On a recent transatlantic flight, I read Alison Lurie’s Pulitzer Prize-winning novel, Foreign Affairs (Random House, 1984). Although it’s been out for more than thirty years, I found it on a daily Amazon deal a while back and thought it looked like something I’d like: complicated stories of American expats in London.
And it certainly lived up to my expectations. I’d also brought a Paris memoir to read on my trip, but that book left me feeling like I’d wasted five hours of my life (I have a hard time abandoning books once I start them). So I was happy to turn to Foreign Affairs on a 10-hour flight and enjoyed it so much that I read straight through and finished about five minutes before landing.
The story is set in the mid-1980s, but you wouldn’t know it apart from the fact that no one has cell phones. Two English professors from an update NY university that’s supposed to be Cornell (where Lurie also taught in English department for many years) are on sabbatical in London. Virginia is known as Vinnie and is a 50-year-old “plain” woman who feels more alive and at home in London than back in the US. Fred, on the other hand, is a twenty-something wunderkind who has both the looks and the smarts that have made his life relatively easy up to the time we meet him in London.
Vinnie and Fred don’t know each other well. Back in Corinth, NY (site of the the fake Ivy League school) they don’t move in the same circles. Fred is married to a younger Jewish woman from whom he became estranged before he moved to London. His friends in London advise him to move on and forget his wife (too emotional, too loud, too Jewish). So when Vinnie feels obliged to invite Fred to a party she hosts at the start of their sabbaticals, Fred doesn’t shy away from starlet Lady Rosemary Radley, a larger than life actress who always has an entourage around her.
On Vinnie’s flight to London, she sits next to a towering man from Oklahoma named Chuck. Chuck is in his late 50s, so several years older than Vinnie. He’s also married and on a package tour (something Vinnie would never do) for a couple weeks while his wife remains at home to work in her booming real estate practice. Vinnie looks down on people like Chuck who epitomize the worst American stereotypes–loud, uneducated, not well-read, not well-traveled.
But life is never what it seems and Vinnie and Chuck develop one of the loveliest relationships I’ve come across in literature. Fred, on the other hand, seems to be on the fast-track to a love affair noted in the celebrity magazines. And he is until it all comes crashing down in a creepy and thrilling way I won’t spoil here.
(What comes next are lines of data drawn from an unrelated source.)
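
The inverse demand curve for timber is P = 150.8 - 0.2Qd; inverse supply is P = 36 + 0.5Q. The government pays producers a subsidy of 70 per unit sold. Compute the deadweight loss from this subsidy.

Deadweight loss = 3500

Pre-subsidy: 150.8 - 0.2Q = 36 + 0.5Q gives Q* = 164 and P* = 118.
With the subsidy, sellers receive Ps = Pb + 70 for each unit, where Pb is the price buyers pay.
On the curves, Pb = 150.8 - 0.2Q and Ps = 36 + 0.5Q; the wedge Ps − Pb = 70 gives 36 + 0.5Q − (150.8 - 0.2Q) = 70, so Q' = 264.
Then Pb = 150.8 − 0.2·264 = 98 and Ps = 36 + 0.5·264 = 168.
The subsidy expands output by 264 − 164 = 100 past the efficient level; on those units the gap between marginal cost and willingness to pay runs from 0 up to 70.
DWL = ½ × 70 × 100 = 3500.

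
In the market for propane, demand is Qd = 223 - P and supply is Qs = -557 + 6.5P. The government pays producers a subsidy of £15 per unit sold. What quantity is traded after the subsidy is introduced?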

I really enjoyed this book for its wit and social commentary on the differences between American and British society especially when it comes to relationships. Foreign Affairs is an intelligent work of literary fiction that’s perfect for summer reading–including a long-haul flight.
Sudha says
Thanks for this great review, Susan! Cat wait to read it!
Susan Blumberg-Kason says
Thank you! If you do, let me know what you think!